Jennifer Hillier

The pressure of expectation

Jul 27, 2011 | Uncategorized

One of my best friends is single, and the one question she hates – but gets asked all the time – is, “Are you seeing anybody?” She still hasn’t come up with a witty answer, because let’s face it, the question sucks. When you’re in your thirties, people expect you to at least be dating somebody. And once you’re dating, they’ll want to know when the wedding is. And once you’re married, when you’re going to have kids. And once you have a kid, when you’re going to have another.

Being single is like being an aspiring author. My first book just came out three weeks ago (so officially, I’m no longer “aspiring”), and although I’m still basking in the glow, the question I’ve been getting several times a day is, “When does your next book come out?” On the one hand, this question causes me great joy, because hey, I’m an author now! People are asking for my next book! But at the same time, it causes me great anxiety, because holy shit, I’m an author now! People are asking for my next book! 

Writing a second book is nothing like writing the first. The first was all about me. Nobody was asking for it. I didn’t have an agent. I didn’t have a publisher. I didn’t have a deadline. The only thing I had was a story I desperately wanted to write, and so I wrote it, for myself, exactly the way I wanted to. And lo and behold, it got published! There is no prouder feeling than seeing that book on shelves, because succeed or fail, that book is the best book I could have written at the time.

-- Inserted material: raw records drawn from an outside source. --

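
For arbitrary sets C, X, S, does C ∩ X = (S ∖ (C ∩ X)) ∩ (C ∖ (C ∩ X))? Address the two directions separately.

Neither inclusion holds.

Forward inclusion. This inclusion fails. Take C = {1}, X = {1}, S = ∅; then 1 ∈ C ∩ X but 1 ∉ (S ∖ (C ∩ X)) ∩ (C ∖ (C ∩ X)).

Reverse inclusion. This inclusion fails. Take C = {1}, X = ∅, S = {1}; then 1 ∈ (S ∖ (C ∩ X)) ∩ (C ∖ (C ∩ X)) but 1 ∉ C ∩ X.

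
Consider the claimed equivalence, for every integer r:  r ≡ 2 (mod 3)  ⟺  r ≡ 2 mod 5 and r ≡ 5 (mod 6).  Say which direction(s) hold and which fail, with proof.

Only the converse holds.

[⇒] This fails: r = 2 gives 2 ≡ 2 (mod 3) but 2 ≡ 2 (mod 6), so the conjunction on the right does not hold.

[⇐] Conversely, if r ≡ 2 (mod 5) and r ≡ 5 (mod 6), then by the Chinese remainder theorem r ≡ 17 (mod 30). Since 17 ≡ 2 (mod 3) and 3 ∣ 30, we get r ≡ 2 (mod 3).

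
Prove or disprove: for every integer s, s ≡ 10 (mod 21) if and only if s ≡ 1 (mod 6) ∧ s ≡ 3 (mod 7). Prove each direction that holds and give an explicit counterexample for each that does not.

Not equivalent: only (⇐) holds.

[⇐] If s ≡ 1 (mod 6) and s ≡ 3 (mod 7), then by the Chinese remainder theorem s ≡ 31 (mod 42). Since 31 ≡ 10 (mod 21) and 21 ∣ 42, we get s ≡ 10 (mod 21).

[⇒] This fails: s = 10 gives 10 ≡ 10 (mod 21) but 10 ≡ 4 (mod 6), so the conjunction on the right does not hold.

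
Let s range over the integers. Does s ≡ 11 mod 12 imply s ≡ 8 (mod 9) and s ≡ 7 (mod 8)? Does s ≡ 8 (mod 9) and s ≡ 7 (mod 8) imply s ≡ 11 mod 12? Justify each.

(⇒) fails; (⇐) holds.

Forward direction. This fails: s = 35 gives 35 ≡ 11 (mod 12) but 35 ≡ 3 (mod 8), so the conjunction on the right does not hold.

Converse. If s ≡ 8 (mod 9) and s ≡ 7 (mod 8), then by the Chinese remainder theorem s ≡ 71 (mod 72). Since 71 ≡ 11 (mod 12) and 12 ∣ 72, we get s ≡ 11 (mod 12).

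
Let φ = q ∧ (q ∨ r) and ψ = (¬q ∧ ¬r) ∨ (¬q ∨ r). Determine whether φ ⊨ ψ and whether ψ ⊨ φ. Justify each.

[⇒] This fails. Under r = F, q = T, the left side is true but the right side is false.

[⇐] This fails. Under r = F, q = F, the left side is false but the right side is true.

(⇒) fails and (⇐) fails.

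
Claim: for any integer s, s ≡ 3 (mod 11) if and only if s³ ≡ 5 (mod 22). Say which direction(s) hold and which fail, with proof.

Not equivalent: only (⇐) holds.

(←) The residues r modulo 22 with r³ ≡ 5 (mod 22) are exactly {3}, and each is ≡ 3 (mod 11).

(→) This fails: take s = 14. Then 14 ≡ 3 (mod 11), but 14³ = 2744 ≡ 16 (mod 22), not 5.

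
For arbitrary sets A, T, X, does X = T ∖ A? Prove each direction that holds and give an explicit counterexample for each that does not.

Forward inclusion. This inclusion fails. Take A = ∅, T = ∅, X = {1}; then 1 ∈ X but 1 ∉ T ∖ A.

Reverse inclusion. This inclusion fails. Take A = ∅, T = {1}, X = ∅; then 1 ∈ T ∖ A but 1 ∉ X.

Neither inclusion holds.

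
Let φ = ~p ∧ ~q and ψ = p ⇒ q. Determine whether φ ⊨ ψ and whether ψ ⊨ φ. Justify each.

Only the forward implication holds.

(→) Assume the antecedent. If p is true, the antecedent cannot hold. If p is false, p ⇒ q reduces to true regardless of the other variables. Either way p ⇒ q holds.

(←) This fails. Under p = F, q = T, the left side is false but the right side is true.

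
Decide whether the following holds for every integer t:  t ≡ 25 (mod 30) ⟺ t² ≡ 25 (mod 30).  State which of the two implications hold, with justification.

Not equivalent: only (⇒) holds.

(→) Suppose t ≡ 25 (mod 30). Write t = 30j + 25. Then (30j + 25)² = 900j² + 1500j + 625 = 30(30j² + 50j + 20) + 25, so t² ≡ 25 (mod 30).

(←) This fails: take t = 5. Then 5² = 25 ≡ 25 (mod 30), yet 5 ≡ 5 (mod 30), not 25.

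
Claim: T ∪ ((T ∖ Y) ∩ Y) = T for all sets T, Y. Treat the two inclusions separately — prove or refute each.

(⟹) Let x ∈ T ∪ ((T ∖ Y) ∩ Y). Then either x ∈ T and x ∉ Y; or x ∈ T ∩ Y. In each case x ∈ T, so T ∪ ((T ∖ Y) ∩ Y) ⊆ T.

(⟸) Let x ∈ T. Then either x ∈ T and x ∉ Y; or x ∈ T ∩ Y. In each case x ∈ T ∪ ((T ∖ Y) ∩ Y), so T ⊆ T ∪ ((T ∖ Y) ∩ Y).

Both inclusions hold; the sets are equal.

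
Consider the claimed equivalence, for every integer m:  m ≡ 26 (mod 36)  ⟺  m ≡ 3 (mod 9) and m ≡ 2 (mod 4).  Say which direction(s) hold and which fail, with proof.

Both directions fail.

(→) This fails: m = 26 gives 26 ≡ 26 (mod 36) but 26 ≡ 8 (mod 9), so the conjunction on the right does not hold.

(←) This fails: m = 30 satisfies both congruences on the right (30 ≡ 3 mod 9 and 30 ≡ 2 mod 4) yet 30 ≡ 30 (mod 36), not 26.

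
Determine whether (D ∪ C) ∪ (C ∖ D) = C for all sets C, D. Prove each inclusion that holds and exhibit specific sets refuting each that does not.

(⊆) fails; (⊇) holds.

(⊇) Let x ∈ C. Then either x ∈ C and x ∉ D; or x ∈ C ∩ D. In each case x ∈ (D ∪ C) ∪ (C ∖ D), so C ⊆ (D ∪ C) ∪ (C ∖ D).

(⊆) This inclusion fails. Take C = ∅, D = {1}; then 1 ∈ (D ∪ C) ∪ (C ∖ D) but 1 ∉ C.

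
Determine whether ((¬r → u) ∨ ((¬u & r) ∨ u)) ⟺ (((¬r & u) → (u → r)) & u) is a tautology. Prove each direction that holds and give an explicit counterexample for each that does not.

Only the converse holds.

(→) This fails. Under u = T, r = F, the left side is true but the right side is false.

(←) Assume the antecedent. If u is true, (¬r → u) ∨ ((¬u & r) ∨ u) reduces to true regardless of the other variables. If u is false, the antecedent cannot hold. Either way (¬r → u) ∨ ((¬u & r) ∨ u) holds.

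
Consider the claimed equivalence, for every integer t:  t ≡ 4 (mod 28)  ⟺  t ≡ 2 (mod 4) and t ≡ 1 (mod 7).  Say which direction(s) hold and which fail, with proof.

Neither implication holds.

[⇒] This fails: t = 4 gives 4 ≡ 4 (mod 28) but 4 ≡ 0 (mod 4), so the conjunction on the right does not hold.

[⇐] This fails: t = 22 satisfies both congruences on the right (22 ≡ 2 mod 4 and 22 ≡ 1 mod 7) yet 22 ≡ 22 (mod 28), not 4.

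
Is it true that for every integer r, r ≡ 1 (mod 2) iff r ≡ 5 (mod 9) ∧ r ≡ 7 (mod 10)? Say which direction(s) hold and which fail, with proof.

(⇒) This fails: r = 1 gives 1 ≡ 1 (mod 2) but 1 ≡ 1 (mod 9), so the conjunction on the right does not hold.

(⇐) Conversely, if r ≡ 5 (mod 9) and r ≡ 7 (mod 10), then by the Chinese remainder theorem r ≡ 77 (mod 90). Since 77 ≡ 1 (mod 2) and 2 ∣ 90, we get r ≡ 1 (mod 2).

Only the reverse direction holds.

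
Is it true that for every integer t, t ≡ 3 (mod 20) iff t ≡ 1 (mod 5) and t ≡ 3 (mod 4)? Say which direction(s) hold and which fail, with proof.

Both directions fail.

(⇒) This fails: t = 3 gives 3 ≡ 3 (mod 20) but 3 ≡ 3 (mod 5), so the conjunction on the right does not hold.

(⇐) This fails: t = 11 satisfies both congruences on the right (11 ≡ 1 mod 5 and 11 ≡ 3 mod 4) yet 11 ≡ 11 (mod 20), not 3.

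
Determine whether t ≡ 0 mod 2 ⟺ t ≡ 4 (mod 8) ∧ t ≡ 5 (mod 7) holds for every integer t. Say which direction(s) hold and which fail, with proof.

Only the reverse direction holds.

Forward direction. This fails: t = 0 gives 0 ≡ 0 (mod 2) but 0 ≡ 0 (mod 8), so the conjunction on the right does not hold.

Converse. If t ≡ 4 (mod 8) and t ≡ 5 (mod 7), then by the Chinese remainder theorem t ≡ 12 (mod 56). Since 12 ≡ 0 (mod 2) and 2 ∣ 56, we get t ≡ 0 (mod 2).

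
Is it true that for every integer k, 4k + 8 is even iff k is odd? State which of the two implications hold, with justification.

Forward direction. This fails: take k = 4. Then 4k + 8 = 24, which is even, yet k = 4 is even, not odd.

Converse. Suppose k is odd. Since 4 is even, 4k is even for every k, so 4k + 8 has the same parity as 8, which is even. Hence 4k + 8 is even.

(⇒) fails; (⇐) holds.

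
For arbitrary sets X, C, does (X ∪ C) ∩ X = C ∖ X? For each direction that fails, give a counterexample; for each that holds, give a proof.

(⊆) fails and (⊇) fails.

(⟹) This inclusion fails. Take X = {1}, C = ∅; then 1 ∈ (X ∪ C) ∩ X but 1 ∉ C ∖ X.

(⟸) This inclusion fails. Take X = ∅, C = {1}; then 1 ∈ C ∖ X but 1 ∉ (X ∪ C) ∩ X.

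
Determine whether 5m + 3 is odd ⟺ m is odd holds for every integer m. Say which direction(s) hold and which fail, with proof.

Neither implication holds.

[⇒] This fails: m = 6 gives 5m + 3 = 33, which is odd, but 6 is even, not odd.

[⇐] This also fails: m = 3 is odd, but 5m + 3 = 18 is even, not odd.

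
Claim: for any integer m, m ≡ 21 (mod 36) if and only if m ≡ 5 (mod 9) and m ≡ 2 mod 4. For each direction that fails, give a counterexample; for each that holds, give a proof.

(⇒) fails and (⇐) fails.

Forward direction. This fails: m = 21 gives 21 ≡ 21 (mod 36) but 21 ≡ 3 (mod 9), so the conjunction on the right does not hold.

Converse. This fails: m = 14 satisfies both congruences on the right (14 ≡ 5 mod 9 and 14 ≡ 2 mod 4) yet 14 ≡ 14 (mod 36), not 21.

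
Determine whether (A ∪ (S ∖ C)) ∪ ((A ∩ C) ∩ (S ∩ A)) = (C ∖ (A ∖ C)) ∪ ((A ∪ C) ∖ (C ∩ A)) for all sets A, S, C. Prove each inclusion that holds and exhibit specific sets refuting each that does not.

Neither inclusion holds.

(⟹) This inclusion fails. Take A = ∅, S = {1}, C = ∅; then 1 ∈ (A ∪ (S ∖ C)) ∪ ((A ∩ C) ∩ (S ∩ A)) but 1 ∉ (C ∖ (A ∖ C)) ∪ ((A ∪ C) ∖ (C ∩ A)).

(⟸) This inclusion fails. Take A = ∅, S = ∅, C = {1}; then 1 ∈ (C ∖ (A ∖ C)) ∪ ((A ∪ C) ∖ (C ∩ A)) but 1 ∉ (A ∪ (S ∖ C)) ∪ ((A ∩ C) ∩ (S ∩ A)).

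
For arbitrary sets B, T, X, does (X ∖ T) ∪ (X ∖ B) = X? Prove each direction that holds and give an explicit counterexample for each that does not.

The sets are not equal: only the forward inclusion holds.

Forward inclusion. Let x ∈ (X ∖ T) ∪ (X ∖ B). Then either x ∈ X and x ∉ B, T; or x ∈ B ∩ X and x ∉ T; or x ∈ T ∩ X and x ∉ B. In each case x ∈ X, so (X ∖ T) ∪ (X ∖ B) ⊆ X.

Reverse inclusion. This inclusion fails. Take B = {1}, T = {1}, X = {1}; then 1 ∈ X but 1 ∉ (X ∖ T) ∪ (X ∖ B).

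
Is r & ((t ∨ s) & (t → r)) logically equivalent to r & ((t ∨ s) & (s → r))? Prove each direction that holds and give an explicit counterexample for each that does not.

(⟸) Assume the antecedent. If s is true, the antecedent forces (s = T, r = T, t = F) or (s = T, r = T, t = T), and r & ((t ∨ s) & (t → r)) holds there. If s is false, the antecedent forces (s = F, r = T, t = T), and r & ((t ∨ s) & (t → r)) holds there. Either way r & ((t ∨ s) & (t → r)) holds.

(⟹) Assume the antecedent. If s is true, the antecedent forces (s = T, r = T, t = F) or (s = T, r = T, t = T), and r & ((t ∨ s) & (s → r)) holds there. If s is false, the antecedent forces (s = F, r = T, t = T), and r & ((t ∨ s) & (s → r)) holds there. Either way r & ((t ∨ s) & (s → r)) holds.

Both implications hold.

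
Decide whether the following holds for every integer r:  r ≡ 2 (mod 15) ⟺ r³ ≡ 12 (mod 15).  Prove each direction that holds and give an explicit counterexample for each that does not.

Neither direction holds.

(⇒) This fails: take r = 2. Then 2 ≡ 2 (mod 15), but 2³ = 8 ≡ 8 (mod 15), not 12.

(⇐) This fails: take r = 3. Then 3³ = 27 ≡ 12 (mod 15), yet 3 ≡ 3 (mod 15), not 2.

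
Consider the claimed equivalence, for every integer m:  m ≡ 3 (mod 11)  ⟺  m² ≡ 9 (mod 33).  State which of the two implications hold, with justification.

Neither implication holds.

(⇒) This fails: take m = 14. Then 14 ≡ 3 (mod 11), but 14² = 196 ≡ 31 (mod 33), not 9.

(⇐) This fails: take m = 30. Then 30² = 900 ≡ 9 (mod 33), yet 30 ≡ 8 (mod 11), not 3.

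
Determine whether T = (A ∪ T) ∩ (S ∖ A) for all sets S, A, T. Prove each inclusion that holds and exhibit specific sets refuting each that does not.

(⊆) This inclusion fails. Take S = ∅, A = ∅, T = {1}; then 1 ∈ T but 1 ∉ (A ∪ T) ∩ (S ∖ A).

(⊇) Let x ∈ (A ∪ T) ∩ (S ∖ A). Then x ∈ S ∩ T and x ∉ A, from which x ∈ T.

(⊆) fails; (⊇) holds.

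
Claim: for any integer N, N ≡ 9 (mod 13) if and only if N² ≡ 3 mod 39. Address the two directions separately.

(→) This fails: take N = 22. Then 22 ≡ 9 (mod 13), but 22² = 484 ≡ 16 (mod 39), not 3.

(←) This fails: take N = 30. Then 30² = 900 ≡ 3 (mod 39), yet 30 ≡ 4 (mod 13), not 9.

(⇒) fails and (⇐) fails.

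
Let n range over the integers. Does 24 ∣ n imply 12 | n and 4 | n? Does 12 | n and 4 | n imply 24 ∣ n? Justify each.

(⇒) holds; (⇐) fails.

(⇒) If 24 ∣ n, write n = 24q. Since 24 = 2·12, n = 12·(2q), so 12 ∣ n; and since 24 = 6·4, n = 4·(6q), so 4 ∣ n.

(⇐) This fails: take n = 12. Both 12 ∣ 12 and 4 ∣ 12, yet 12 is not a multiple of 24 (since 12 = 0·24 + 12), so 24 ∤ 12.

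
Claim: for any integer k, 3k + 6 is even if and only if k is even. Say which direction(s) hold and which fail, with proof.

(→) Suppose 3k + 6 is even. Since 3 is odd, 3k and k have the same parity, so 3k + 6 ≡ k + 6 (mod 2). As 6 is even, 3k + 6 is even exactly when k is even. Thus k is even.

(←) Conversely, suppose k is even; write k = 2j. Then 3k + 6 = 3·(2j) + 6 = 2·3j + 6, which is even.

The biconditional holds.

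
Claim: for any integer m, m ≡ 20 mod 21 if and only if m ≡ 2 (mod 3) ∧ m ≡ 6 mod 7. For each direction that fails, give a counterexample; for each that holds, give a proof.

Both directions hold.

(→) Suppose m ≡ 20 (mod 21); write m = 21j + 20. Since 3 ∣ 21, reducing mod 3 gives m ≡ 20 ≡ 2 (mod 3); since 7 ∣ 21, reducing mod 7 gives m ≡ 20 ≡ 6 (mod 7).

(←) Conversely, if m ≡ 2 (mod 3) and m ≡ 6 (mod 7), then by the Chinese remainder theorem m ≡ 20 (mod 21). This is exactly m ≡ 20 (mod 21).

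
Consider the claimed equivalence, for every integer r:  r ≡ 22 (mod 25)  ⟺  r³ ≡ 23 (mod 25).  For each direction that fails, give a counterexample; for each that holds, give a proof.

Both implications hold.

(→) Suppose r ≡ 22 (mod 25). Write r = 25j + 22. Then (25j + 22)³ = 15625j³ + 41250j² + 36300j + 10648 = 25(625j³ + 1650j² + 1452j + 425) + 23, so r³ ≡ 23 (mod 25).

(←) Conversely, suppose r³ ≡ 23 (mod 25). The only residue r in {0, …, 24} with r³ ≡ 23 (mod 25) is r = 22, so r ≡ 22 (mod 25).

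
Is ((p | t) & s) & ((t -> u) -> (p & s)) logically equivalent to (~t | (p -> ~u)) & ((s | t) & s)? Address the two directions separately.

(→) This fails. Under t = T, u = T, p = T, s = T, the left side is true but the right side is false.

(←) This fails. Under t = F, u = F, p = F, s = T, the left side is false but the right side is true.

(⇒) fails and (⇐) fails.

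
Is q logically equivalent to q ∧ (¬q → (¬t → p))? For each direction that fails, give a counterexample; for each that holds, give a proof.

Both directions hold; the statement is true.

(⇒) Assume the antecedent. If t is true, the antecedent forces (t = T, q = T, p = F) or (t = T, q = T, p = T), and q ∧ (¬q → (¬t → p)) holds there. If t is false, the antecedent forces (t = F, q = T, p = F) or (t = F, q = T, p = T), and q ∧ (¬q → (¬t → p)) holds there. Either way q ∧ (¬q → (¬t → p)) holds.

(⇐) Assume the antecedent. If t is true, the antecedent forces (t = T, q = T, p = F) or (t = T, q = T, p = T), and q holds there. If t is false, the antecedent forces (t = F, q = T, p = F) or (t = F, q = T, p = T), and q holds there. Either way q holds.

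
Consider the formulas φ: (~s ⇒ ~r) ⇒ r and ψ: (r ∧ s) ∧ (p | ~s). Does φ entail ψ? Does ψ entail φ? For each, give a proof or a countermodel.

The forward direction fails; the converse holds.

(→) This fails. Under s = F, r = T, p = F, the left side is true but the right side is false.

(←) Assume the antecedent. If s is true, the antecedent forces (s = T, r = T, p = T), and (~s ⇒ ~r) ⇒ r holds there. If s is false, the antecedent cannot hold. Either way (~s ⇒ ~r) ⇒ r holds.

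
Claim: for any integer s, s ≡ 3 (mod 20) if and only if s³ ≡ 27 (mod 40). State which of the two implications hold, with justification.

Converse. The residues r modulo 40 with r³ ≡ 27 (mod 40) are exactly {3}, and each is ≡ 3 (mod 20).

Forward direction. This fails: take s = 23. Then 23 ≡ 3 (mod 20), but 23³ = 12167 ≡ 7 (mod 40), not 27.

(⇒) fails; (⇐) holds.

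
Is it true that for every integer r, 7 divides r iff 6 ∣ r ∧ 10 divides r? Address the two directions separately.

Neither implication holds.

(⇒) This fails: take r = 7. Certainly 7 ∣ 7, but 6 ∤ 7.

(⇐) This fails: take r = 30. Both 6 ∣ 30 and 10 ∣ 30, yet 30 is not a multiple of 7 (since 30 = 4·7 + 2), so 7 ∤ 30.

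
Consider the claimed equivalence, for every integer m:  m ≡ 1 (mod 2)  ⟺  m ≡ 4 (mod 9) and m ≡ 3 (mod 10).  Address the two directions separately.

The forward direction fails; the converse holds.

(⇒) This fails: m = 1 gives 1 ≡ 1 (mod 2) but 1 ≡ 1 (mod 9), so the conjunction on the right does not hold.

(⇐) Conversely, if m ≡ 4 (mod 9) and m ≡ 3 (mod 10), then by the Chinese remainder theorem m ≡ 13 (mod 90). Since 13 ≡ 1 (mod 2) and 2 ∣ 90, we get m ≡ 1 (mod 2).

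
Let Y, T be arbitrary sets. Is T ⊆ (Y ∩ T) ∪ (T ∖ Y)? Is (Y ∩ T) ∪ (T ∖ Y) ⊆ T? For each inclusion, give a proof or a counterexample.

(⊆) Let x ∈ T. Then either x ∈ T and x ∉ Y; or x ∈ Y ∩ T. In each case x ∈ (Y ∩ T) ∪ (T ∖ Y), so T ⊆ (Y ∩ T) ∪ (T ∖ Y).

(⊇) Let x ∈ (Y ∩ T) ∪ (T ∖ Y). Then either x ∈ T and x ∉ Y; or x ∈ Y ∩ T. In each case x ∈ T, so (Y ∩ T) ∪ (T ∖ Y) ⊆ T.

The two sets are equal.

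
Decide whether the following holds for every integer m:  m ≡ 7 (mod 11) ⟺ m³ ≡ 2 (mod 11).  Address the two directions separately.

Both implications hold.

Forward direction. Suppose m ≡ 7 (mod 11). Write m = 11j + 7. Then (11j + 7)³ = 1331j³ + 2541j² + 1617j + 343 = 11(121j³ + 231j² + 147j + 31) + 2, so m³ ≡ 2 (mod 11).

Converse. For the converse, argue contrapositively. If m ≢ 7 (mod 11), then m is congruent to one of 0, 1, 2, 3, 4, 5, 6, 8, 9, 10 modulo 11, and these give m³ ≡ 0, 1, 8, 5, 9, 4, 7, 6, 3, 10 respectively — never 2.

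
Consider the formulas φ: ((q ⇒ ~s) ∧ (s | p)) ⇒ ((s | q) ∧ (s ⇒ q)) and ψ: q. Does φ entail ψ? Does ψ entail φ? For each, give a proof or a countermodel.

[⇒] This fails. Under q = F, s = F, p = F, the left side is true but the right side is false.

[⇐] Assume the antecedent. If q is true, the consequent reduces to true regardless of the other variables. If q is false, the antecedent cannot hold. Either way the consequent holds.

Not equivalent: only (⇐) holds.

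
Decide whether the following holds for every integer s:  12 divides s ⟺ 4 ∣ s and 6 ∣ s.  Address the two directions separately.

Both directions hold.

(⇒) If 12 ∣ s, write s = 12q. Since 12 = 3·4, s = 4·(3q), so 4 ∣ s; and since 12 = 2·6, s = 6·(2q), so 6 ∣ s.

(⇐) Suppose 4 ∣ s and 6 ∣ s. Any common multiple of 4 and 6 is a multiple of their lcm; here lcm(4, 6) = 4·6/gcd(4, 6) = 24/2 = 12, so 12 ∣ s.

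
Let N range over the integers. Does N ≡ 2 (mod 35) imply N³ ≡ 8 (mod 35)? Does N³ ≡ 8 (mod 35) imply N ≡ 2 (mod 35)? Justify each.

Only the forward direction holds.

(←) This fails: take N = 22. Then 22³ = 10648 ≡ 8 (mod 35), yet 22 ≡ 22 (mod 35), not 2.

(→) Suppose N ≡ 2 (mod 35). Write N = 35j + 2. Then (35j + 2)³ = 42875j³ + 7350j² + 420j + 8 = 35(1225j³ + 210j² + 12j) + 8, so N³ ≡ 8 (mod 35).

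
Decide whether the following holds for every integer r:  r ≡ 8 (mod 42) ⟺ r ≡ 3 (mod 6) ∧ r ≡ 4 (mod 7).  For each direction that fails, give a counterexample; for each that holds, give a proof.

(→) This fails: r = 8 gives 8 ≡ 8 (mod 42) but 8 ≡ 2 (mod 6), so the conjunction on the right does not hold.

(←) This fails: r = 39 satisfies both congruences on the right (39 ≡ 3 mod 6 and 39 ≡ 4 mod 7) yet 39 ≡ 39 (mod 42), not 8.

Neither direction holds.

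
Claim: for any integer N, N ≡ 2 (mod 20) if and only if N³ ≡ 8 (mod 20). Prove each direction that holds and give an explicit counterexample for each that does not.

(⇒) holds; (⇐) fails.

[⇐] This fails: take N = 12. Then 12³ = 1728 ≡ 8 (mod 20), yet 12 ≡ 12 (mod 20), not 2.

[⇒] Suppose N ≡ 2 (mod 20). Write N = 20j + 2. Then (20j + 2)³ = 8000j³ + 2400j² + 240j + 8 = 20(400j³ + 120j² + 12j) + 8, so N³ ≡ 8 (mod 20).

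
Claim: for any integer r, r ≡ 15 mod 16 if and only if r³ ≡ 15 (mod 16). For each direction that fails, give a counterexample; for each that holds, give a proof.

(→) Suppose r ≡ 15 mod 16. Write r = 16j + 15. Then (16j + 15)³ = 4096j³ + 11520j² + 10800j + 3375 = 16(256j³ + 720j² + 675j + 210) + 15, so r³ ≡ 15 (mod 16).

(←) Conversely, suppose r³ ≡ 15 (mod 16). The only residue r in {0, …, 15} with r³ ≡ 15 (mod 16) is r = 15, so r ≡ 15 (mod 16).

The biconditional holds.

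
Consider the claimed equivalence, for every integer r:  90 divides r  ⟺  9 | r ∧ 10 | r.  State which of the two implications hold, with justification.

Both implications hold.

[⇒] If 90 ∣ r, write r = 90q. Since 90 = 10·9, r = 9·(10q), so 9 ∣ r; and since 90 = 9·10, r = 10·(9q), so 10 ∣ r.

[⇐] Suppose 9 ∣ r and 10 ∣ r. Any common multiple of 9 and 10 is a multiple of their lcm; here gcd(9, 10) = 1, so lcm(9, 10) = 9·10 = 90, so 90 ∣ r.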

With book two, there is a contract. The contract is for a book I haven’t finished yet. I do have a deadline, and now there are all kinds of expectations. It needs to be like CREEP, but better. It needs to be like CREEP, but unique in its own way. It needs to be like CREEP, without being CREEP. Which is hard to do, because I’m in a different place now. I’m no longer writing for an audience of one. I’m no longer writing from a place of desperation. I’m writing from a place of expectation, and that’s an entirely different kind of inspiration, because now I have readers, and they want more.

As writers, we have to get used to this, especially if we want a career. As soon as one book comes out, there will be pressure to produce another. And another. And if you’re a thriller writer like me, that pressure means a book every year, lest you risk losing your audience. That’s the job I signed up for. Rather happily, I might add. Expectations are not a bad thing. On the contrary, it means people are interested, and that’s a good thing.

But I can’t pretend there aren’t days when I still wish I was single.